Nature Always Wins (Maximo Park) – music review

British trio Maxïmo Park combine the big guitars of modern rock acts with the catchy electro-pop melodicism of 80’s new wave on their solid seventh full-length album, Nature Always Wins. With the departure of long-time keyboard player Lukas Wooller, the remaining trio of players have regrouped to create a record that showcases their strengths at creating accessible, yet durable pop songs. Together with producer Ben Allen (Kaiser Chiefs, Belle and Sebastian, Deerhunter), vocalist Paul Smith, guitarist Duncan Lloyd, and drummer Tom English have tapped early influences while imagining a bold, energetic pop sound that suggests a vibrant future.

Duncan’s crunchy power chords define the territory of opener “Partly of My Making,” “Placeholder,” and “Ardour,” while ringing out on post-punk rants like “I Don’t Know What I’m Doing” and “The Acid Remark.” While “Meeting Up” feels like a nod to early Depeche Mode, the band’s singles “All of Me” and “Baby Sleep” offer up the kind of anthemic sing-along pop hooks that insure folk won’t leave their shows with the songs of a different band echoing in their ears.

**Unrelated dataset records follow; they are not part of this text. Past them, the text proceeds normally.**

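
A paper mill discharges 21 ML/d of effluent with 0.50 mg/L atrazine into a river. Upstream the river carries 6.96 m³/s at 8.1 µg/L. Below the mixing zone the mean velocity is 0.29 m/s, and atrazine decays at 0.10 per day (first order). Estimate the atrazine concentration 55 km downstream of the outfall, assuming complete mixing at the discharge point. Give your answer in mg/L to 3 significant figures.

0.0198 mg/L

21 ML/d = 0.2431 m³/s.
8.1 µg/L = 0.0081 mg/L.
After complete mixing, C₀ = (0.2431·0.5 + 6.96·0.0081) / 7.203 = 0.0247 mg/L.
Travel time t = 5.5e+04 m / 0.29 m/s = 1.897e+05 s = 2.195 d.
C = 0.0247·exp(−0.10·2.195) = 0.0247·0.8029 = 0.01983 mg/L.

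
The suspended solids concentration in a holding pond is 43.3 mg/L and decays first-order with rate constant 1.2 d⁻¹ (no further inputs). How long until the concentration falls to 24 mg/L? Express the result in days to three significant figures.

0.492 d

t = ln(C₀/C)/k = ln(43.3/24)/1.2 = 0.5901/1.2 = 0.4917 d.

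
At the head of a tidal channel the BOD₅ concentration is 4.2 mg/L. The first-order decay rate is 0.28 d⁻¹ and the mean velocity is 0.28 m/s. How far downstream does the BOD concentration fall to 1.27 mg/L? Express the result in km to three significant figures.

From C = C₀·e^(−kt), t = ln(C₀/C)/k = ln(4.2/1.27)/0.28 = 1.196/0.28 = 4.272 d.
Distance = v·t = 0.28 m/s × 3.691e+05 s = 1.033e+05 m = 103.3 km.

103 km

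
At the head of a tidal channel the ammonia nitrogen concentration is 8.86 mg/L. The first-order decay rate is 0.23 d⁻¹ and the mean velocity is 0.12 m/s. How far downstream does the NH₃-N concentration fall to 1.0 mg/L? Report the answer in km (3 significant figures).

98.3 km

From C = C₀·e^(−kt), t = ln(C₀/C)/k = ln(8.86/1.0)/0.23 = 2.182/0.23 = 9.485 d.
Distance = v·t = 0.12 m/s × 8.195e+05 s = 9.834e+04 m = 98.34 km.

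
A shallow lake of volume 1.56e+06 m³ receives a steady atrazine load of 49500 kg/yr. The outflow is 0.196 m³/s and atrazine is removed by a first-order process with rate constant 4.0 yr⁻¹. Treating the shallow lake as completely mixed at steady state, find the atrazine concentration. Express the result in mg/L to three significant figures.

Outflow Q = 0.196 m³/s × 3.156e+07 s/yr = 6.185e+06 m³/yr.
Steady-state CSTR mass balance: W = Q·C + k·V·C, so C = W/(Q + kV).
Q + kV = 6.185e+06 + 4.0·1.56e+06 = 1.243e+07 m³/yr.
C = 49500/1.243e+07 = 0.003984 kg/m³ = 3.984 mg/L.

3.98 mg/L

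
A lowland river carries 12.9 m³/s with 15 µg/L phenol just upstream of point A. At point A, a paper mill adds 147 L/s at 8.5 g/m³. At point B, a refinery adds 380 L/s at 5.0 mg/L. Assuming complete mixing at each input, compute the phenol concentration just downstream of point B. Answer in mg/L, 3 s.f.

15 µg/L = 0.015 mg/L.
147 L/s = 0.147 m³/s.
After input A: C = (12.9·0.015 + 0.147·8.5) / 13.05 = 0.1106 mg/L.
380 L/s = 0.38 m³/s.
After input B: C = (13.05·0.1106 + 0.38·5) / 13.43 = 0.249 mg/L.

0.249 mg/L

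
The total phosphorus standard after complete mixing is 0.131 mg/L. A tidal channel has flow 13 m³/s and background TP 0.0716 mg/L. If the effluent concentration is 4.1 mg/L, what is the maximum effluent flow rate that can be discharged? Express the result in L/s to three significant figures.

195 L/s

Mass balance at complete mixing: C_std·(Q_w + Q_r) = Q_w·C_e + Q_r·C_b.
Rearranging, Q_w = Q_r·(C_std − C_b)/(C_e − C_std) = 13·(0.131 − 0.0716) / (4.1 − 0.131) = 0.1946 m³/s.
= 194.6 L/s.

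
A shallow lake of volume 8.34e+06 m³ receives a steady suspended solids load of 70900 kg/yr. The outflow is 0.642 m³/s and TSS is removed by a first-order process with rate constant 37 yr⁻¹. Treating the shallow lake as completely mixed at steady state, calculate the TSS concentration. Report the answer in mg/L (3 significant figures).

0.216 mg/L

Outflow Q = 0.642 m³/s × 3.156e+07 s/yr = 2.026e+07 m³/yr.
Steady-state CSTR mass balance: W = Q·C + k·V·C, so C = W/(Q + kV).
Q + kV = 2.026e+07 + 37·8.34e+06 = 3.288e+08 m³/yr.
C = 70900/3.288e+08 = 0.0002156 kg/m³ = 0.2156 mg/L.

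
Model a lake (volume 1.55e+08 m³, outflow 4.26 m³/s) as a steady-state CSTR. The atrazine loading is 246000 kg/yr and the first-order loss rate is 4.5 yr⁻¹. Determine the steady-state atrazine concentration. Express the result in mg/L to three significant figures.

Outflow Q = 4.26 m³/s × 3.156e+07 s/yr = 1.344e+08 m³/yr.
Steady-state CSTR mass balance: W = Q·C + k·V·C, so C = W/(Q + kV).
Q + kV = 1.344e+08 + 4.5·1.55e+08 = 8.319e+08 m³/yr.
C = 246000/8.319e+08 = 0.0002957 kg/m³ = 0.2957 mg/L.

0.296 mg/L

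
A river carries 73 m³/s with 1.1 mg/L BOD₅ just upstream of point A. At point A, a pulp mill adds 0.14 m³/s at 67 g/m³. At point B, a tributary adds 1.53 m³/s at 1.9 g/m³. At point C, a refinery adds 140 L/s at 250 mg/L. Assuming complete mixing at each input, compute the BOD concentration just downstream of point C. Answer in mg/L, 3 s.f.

1.71 mg/L

After input A: C = (73·1.1 + 0.14·67) / 73.14 = 1.226 mg/L.
After input B: C = (73.14·1.226 + 1.53·1.9) / 74.67 = 1.24 mg/L.
140 L/s = 0.14 m³/s.
After input C: C = (74.67·1.24 + 0.14·250) / 74.81 = 1.705 mg/L.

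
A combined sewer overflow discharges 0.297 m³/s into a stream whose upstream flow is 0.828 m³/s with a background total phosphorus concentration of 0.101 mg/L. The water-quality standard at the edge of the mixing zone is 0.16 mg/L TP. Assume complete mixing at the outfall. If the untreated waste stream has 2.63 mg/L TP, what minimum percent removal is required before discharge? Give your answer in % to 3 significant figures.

Mass balance: 0.16·1.125 = 0.297·Cₑ + 0.828·0.101.
Cₑ = (0.18 − 0.08363) / 0.297 = 0.3245 mg/L.
Required removal = 1 − 0.3245/2.63 = 87.66 %.

87.7 %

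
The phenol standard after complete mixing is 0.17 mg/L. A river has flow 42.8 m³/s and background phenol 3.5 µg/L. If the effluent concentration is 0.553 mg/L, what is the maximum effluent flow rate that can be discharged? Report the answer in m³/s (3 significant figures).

18.6 m³/s

3.5 µg/L = 0.0035 mg/L.
Mass balance at complete mixing: C_std·(Q_w + Q_r) = Q_w·C_e + Q_r·C_b.
Rearranging, Q_w = Q_r·(C_std − C_b)/(C_e − C_std) = 42.8·(0.17 − 0.0035) / (0.553 − 0.17) = 18.61 m³/s.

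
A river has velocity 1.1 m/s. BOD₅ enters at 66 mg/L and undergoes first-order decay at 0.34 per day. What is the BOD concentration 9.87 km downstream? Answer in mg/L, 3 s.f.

Travel time t = 9.87 km / 1.1 m/s = 9870/1.1 = 8973 s = 0.1039 d.
First-order decay: C = 66·exp(−0.34·0.1039) = 66·0.9653 = 63.71 mg/L.

63.7 mg/L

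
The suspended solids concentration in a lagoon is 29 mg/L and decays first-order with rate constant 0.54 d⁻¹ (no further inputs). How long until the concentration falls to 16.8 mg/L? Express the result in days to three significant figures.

1.01 d

t = ln(C₀/C)/k = ln(29/16.8)/0.54 = 0.5459/0.54 = 1.011 d.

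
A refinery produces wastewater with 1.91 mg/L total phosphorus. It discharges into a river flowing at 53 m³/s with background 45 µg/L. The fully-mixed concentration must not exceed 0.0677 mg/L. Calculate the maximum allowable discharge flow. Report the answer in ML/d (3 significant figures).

45 µg/L = 0.045 mg/L.
Mass balance at complete mixing: C_std·(Q_w + Q_r) = Q_w·C_e + Q_r·C_b.
Rearranging, Q_w = Q_r·(C_std − C_b)/(C_e − C_std) = 53·(0.0677 − 0.045) / (1.91 − 0.0677) = 0.653 m³/s.
= 56.42 ML/d.

56.4 ML/d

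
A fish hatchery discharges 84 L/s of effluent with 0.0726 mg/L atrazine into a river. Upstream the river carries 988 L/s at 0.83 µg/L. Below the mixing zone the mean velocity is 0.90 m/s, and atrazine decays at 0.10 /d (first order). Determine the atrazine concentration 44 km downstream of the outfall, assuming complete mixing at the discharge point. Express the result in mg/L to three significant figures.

84 L/s = 0.084 m³/s.
988 L/s = 0.988 m³/s.
0.83 µg/L = 0.00083 mg/L.
After complete mixing, C₀ = (0.084·0.0726 + 0.988·0.00083) / 1.072 = 0.006454 mg/L.
Travel time t = 4.4e+04 m / 0.90 m/s = 4.889e+04 s = 0.5658 d.
C = 0.006454·exp(−0.10·0.5658) = 0.006454·0.945 = 0.006099 mg/L.

0.00610 mg/L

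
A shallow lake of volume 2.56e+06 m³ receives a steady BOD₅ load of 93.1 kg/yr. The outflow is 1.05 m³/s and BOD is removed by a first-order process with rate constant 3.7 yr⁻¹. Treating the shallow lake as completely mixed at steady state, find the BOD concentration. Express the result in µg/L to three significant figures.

Outflow Q = 1.05 m³/s × 3.156e+07 s/yr = 3.314e+07 m³/yr.
Steady-state CSTR mass balance: W = Q·C + k·V·C, so C = W/(Q + kV).
Q + kV = 3.314e+07 + 3.7·2.56e+06 = 4.261e+07 m³/yr.
C = 93.1/4.261e+07 = 2.185e-06 kg/m³ = 0.002185 mg/L = 2.185 µg/L.

2.19 µg/L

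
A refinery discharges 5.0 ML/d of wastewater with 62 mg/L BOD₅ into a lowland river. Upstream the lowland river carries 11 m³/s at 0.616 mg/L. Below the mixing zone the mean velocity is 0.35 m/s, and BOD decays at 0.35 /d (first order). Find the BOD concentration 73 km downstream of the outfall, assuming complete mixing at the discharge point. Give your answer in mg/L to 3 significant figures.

0.403 mg/L

5.0 ML/d = 0.05787 m³/s.
After complete mixing, C₀ = (0.05787·62 + 11·0.616) / 11.06 = 0.9372 mg/L.
Travel time t = 7.3e+04 m / 0.35 m/s = 2.086e+05 s = 2.414 d.
C = 0.9372·exp(−0.35·2.414) = 0.9372·0.4296 = 0.4026 mg/L.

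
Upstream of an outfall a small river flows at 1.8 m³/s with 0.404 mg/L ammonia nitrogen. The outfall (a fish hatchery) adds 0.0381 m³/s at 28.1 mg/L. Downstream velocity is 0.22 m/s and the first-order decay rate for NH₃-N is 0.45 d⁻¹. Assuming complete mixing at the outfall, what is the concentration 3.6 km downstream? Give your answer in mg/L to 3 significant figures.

0.898 mg/L

After complete mixing, C₀ = (0.0381·28.1 + 1.8·0.404) / 1.838 = 0.9781 mg/L.
Travel time t = 3600 m / 0.22 m/s = 1.636e+04 s = 0.1894 d.
C = 0.9781·exp(−0.45·0.1894) = 0.9781·0.9183 = 0.8982 mg/L.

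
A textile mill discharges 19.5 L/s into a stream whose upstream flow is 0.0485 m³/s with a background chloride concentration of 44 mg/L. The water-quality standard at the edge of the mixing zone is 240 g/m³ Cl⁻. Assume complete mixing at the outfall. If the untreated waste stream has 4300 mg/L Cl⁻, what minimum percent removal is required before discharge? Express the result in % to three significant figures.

83.1 %

19.5 L/s = 0.0195 m³/s.
Mass balance: 240·0.068 = 0.0195·Cₑ + 0.0485·44.
Cₑ = (16.32 − 2.134) / 0.0195 = 727.5 mg/L.
Required removal = 1 − 727.5/4300 = 83.08 %.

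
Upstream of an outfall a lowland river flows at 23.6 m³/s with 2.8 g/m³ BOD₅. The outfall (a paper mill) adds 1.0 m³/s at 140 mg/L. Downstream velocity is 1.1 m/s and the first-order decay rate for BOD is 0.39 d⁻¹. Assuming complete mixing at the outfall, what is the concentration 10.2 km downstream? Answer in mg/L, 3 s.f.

After complete mixing, C₀ = (1·140 + 23.6·2.8) / 24.6 = 8.377 mg/L.
Travel time t = 1.02e+04 m / 1.1 m/s = 9273 s = 0.1073 d.
C = 8.377·exp(−0.39·0.1073) = 8.377·0.959 = 8.034 mg/L.

8.03 mg/L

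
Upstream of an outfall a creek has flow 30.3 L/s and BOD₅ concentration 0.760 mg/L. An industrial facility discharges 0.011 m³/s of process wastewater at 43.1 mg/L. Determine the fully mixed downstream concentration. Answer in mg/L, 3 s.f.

12.0 mg/L

30.3 L/s = 0.0303 m³/s.
By mass balance at complete mixing, C = (0.011·43.1 + 0.0303·0.76) / (0.011 + 0.0303) = 0.4971/0.0413 = 12.04 mg/L.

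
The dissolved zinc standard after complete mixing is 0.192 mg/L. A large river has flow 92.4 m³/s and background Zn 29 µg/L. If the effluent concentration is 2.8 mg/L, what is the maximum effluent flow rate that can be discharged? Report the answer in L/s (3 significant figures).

29 µg/L = 0.029 mg/L.
Mass balance at complete mixing: C_std·(Q_w + Q_r) = Q_w·C_e + Q_r·C_b.
Rearranging, Q_w = Q_r·(C_std − C_b)/(C_e − C_std) = 92.4·(0.192 − 0.029) / (2.8 − 0.192) = 5.775 m³/s.
= 5775 L/s.

5780 L/s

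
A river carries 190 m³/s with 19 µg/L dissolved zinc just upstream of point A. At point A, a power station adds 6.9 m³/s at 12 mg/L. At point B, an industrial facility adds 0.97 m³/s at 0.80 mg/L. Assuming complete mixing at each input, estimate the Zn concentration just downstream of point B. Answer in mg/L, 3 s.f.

19 µg/L = 0.019 mg/L.
After input A: C = (190·0.019 + 6.9·12) / 196.9 = 0.4389 mg/L.
After input B: C = (196.9·0.4389 + 0.97·0.8) / 197.9 = 0.4406 mg/L.

0.441 mg/L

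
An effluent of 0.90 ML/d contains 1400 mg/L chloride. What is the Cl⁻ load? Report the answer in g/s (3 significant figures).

0.90 ML/d = 0.01042 m³/s.
Mass flux = Q·C = 0.01042 m³/s × 1400 g/m³ = 14.58 g/s.

14.6 g/s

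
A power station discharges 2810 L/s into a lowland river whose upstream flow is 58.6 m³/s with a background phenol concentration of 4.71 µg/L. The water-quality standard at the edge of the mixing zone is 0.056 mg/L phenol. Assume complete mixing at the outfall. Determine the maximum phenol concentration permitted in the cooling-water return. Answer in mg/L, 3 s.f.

2810 L/s = 2.81 m³/s.
4.71 µg/L = 0.00471 mg/L.
Mass balance: 0.056·61.41 = 2.81·Cₑ + 58.6·0.00471.
Cₑ = (3.439 − 0.276) / 2.81 = 1.126 mg/L.

1.13 mg/L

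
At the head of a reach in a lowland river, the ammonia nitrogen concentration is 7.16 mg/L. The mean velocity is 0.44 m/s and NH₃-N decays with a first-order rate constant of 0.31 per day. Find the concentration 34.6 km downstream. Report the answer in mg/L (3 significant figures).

5.40 mg/L

Travel time t = 34.6 km / 0.44 m/s = 3.46e+04/0.44 = 7.864e+04 s = 0.9101 d.
First-order decay: C = 7.16·exp(−0.31·0.9101) = 7.16·0.7542 = 5.4 mg/L.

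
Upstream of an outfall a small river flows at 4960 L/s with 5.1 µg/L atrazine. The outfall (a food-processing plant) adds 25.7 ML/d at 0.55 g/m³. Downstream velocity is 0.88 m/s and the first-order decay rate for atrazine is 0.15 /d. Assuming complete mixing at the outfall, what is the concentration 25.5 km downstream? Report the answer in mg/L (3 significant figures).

25.7 ML/d = 0.2975 m³/s.
4960 L/s = 4.96 m³/s.
5.1 µg/L = 0.0051 mg/L.
After complete mixing, C₀ = (0.2975·0.55 + 4.96·0.0051) / 5.257 = 0.03593 mg/L.
Travel time t = 2.55e+04 m / 0.88 m/s = 2.898e+04 s = 0.3354 d.
C = 0.03593·exp(−0.15·0.3354) = 0.03593·0.9509 = 0.03417 mg/L.

0.0342 mg/L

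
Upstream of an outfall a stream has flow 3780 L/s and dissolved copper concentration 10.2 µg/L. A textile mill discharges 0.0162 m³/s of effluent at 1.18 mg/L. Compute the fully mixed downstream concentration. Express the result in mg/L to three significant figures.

3780 L/s = 3.78 m³/s.
10.2 µg/L = 0.0102 mg/L.
Conservation of mass across the mixing zone: C = (0.0162·1.18 + 3.78·0.0102) / (0.0162 + 3.78) = 0.05767/3.796 = 0.01519 mg/L.

0.0152 mg/L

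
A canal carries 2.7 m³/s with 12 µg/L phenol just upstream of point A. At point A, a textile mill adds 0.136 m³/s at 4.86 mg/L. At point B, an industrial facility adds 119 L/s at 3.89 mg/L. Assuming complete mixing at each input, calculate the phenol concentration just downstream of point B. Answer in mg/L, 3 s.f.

0.391 mg/L

12 µg/L = 0.012 mg/L.
After input A: C = (2.7·0.012 + 0.136·4.86) / 2.836 = 0.2445 mg/L.
119 L/s = 0.119 m³/s.
After input B: C = (2.836·0.2445 + 0.119·3.89) / 2.955 = 0.3913 mg/L.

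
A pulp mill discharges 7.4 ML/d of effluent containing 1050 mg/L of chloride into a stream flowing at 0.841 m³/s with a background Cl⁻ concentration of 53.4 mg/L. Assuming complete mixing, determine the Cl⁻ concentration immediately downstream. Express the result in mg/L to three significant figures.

146 mg/L

7.4 ML/d = 0.08565 m³/s.
By mass balance at complete mixing, C = (0.08565·1050 + 0.841·53.4) / (0.08565 + 0.841) = 134.8/0.9266 = 145.5 mg/L.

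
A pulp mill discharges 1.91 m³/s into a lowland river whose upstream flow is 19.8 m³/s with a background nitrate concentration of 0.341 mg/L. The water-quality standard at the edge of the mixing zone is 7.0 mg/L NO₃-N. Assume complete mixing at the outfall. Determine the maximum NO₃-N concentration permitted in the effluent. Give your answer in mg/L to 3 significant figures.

76.0 mg/L

Mass balance: 7·21.71 = 1.91·Cₑ + 19.8·0.341.
Cₑ = (152 − 6.752) / 1.91 = 76.03 mg/L.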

Smith’s vocals float high in the mix, almost inviting that we sing along on the choruses, while English brings a calculable level of personal punch to his underlying rhythms so that you’d never mistake his deep danceable grooves as the work of a computer program. In music that can easily feel like cold, android formulas, Maxïmo Park breathes an obvious humanity into their finely crafted productions.

While earlier works were more obviously political, here Smith is singing about his own morality and declining “luminosity,” while coming to terms with the limits of bringing his first child into the world during a pandemic. But if he’s complaining about a decline in energy, it’s not a factor in Maxïmo Park’s bold musical output here, two decades into their career. Nature Always Wins finds the band overcoming obstacles to put forward the best possible expression of their musical strengths, the result is both engaging and compelling.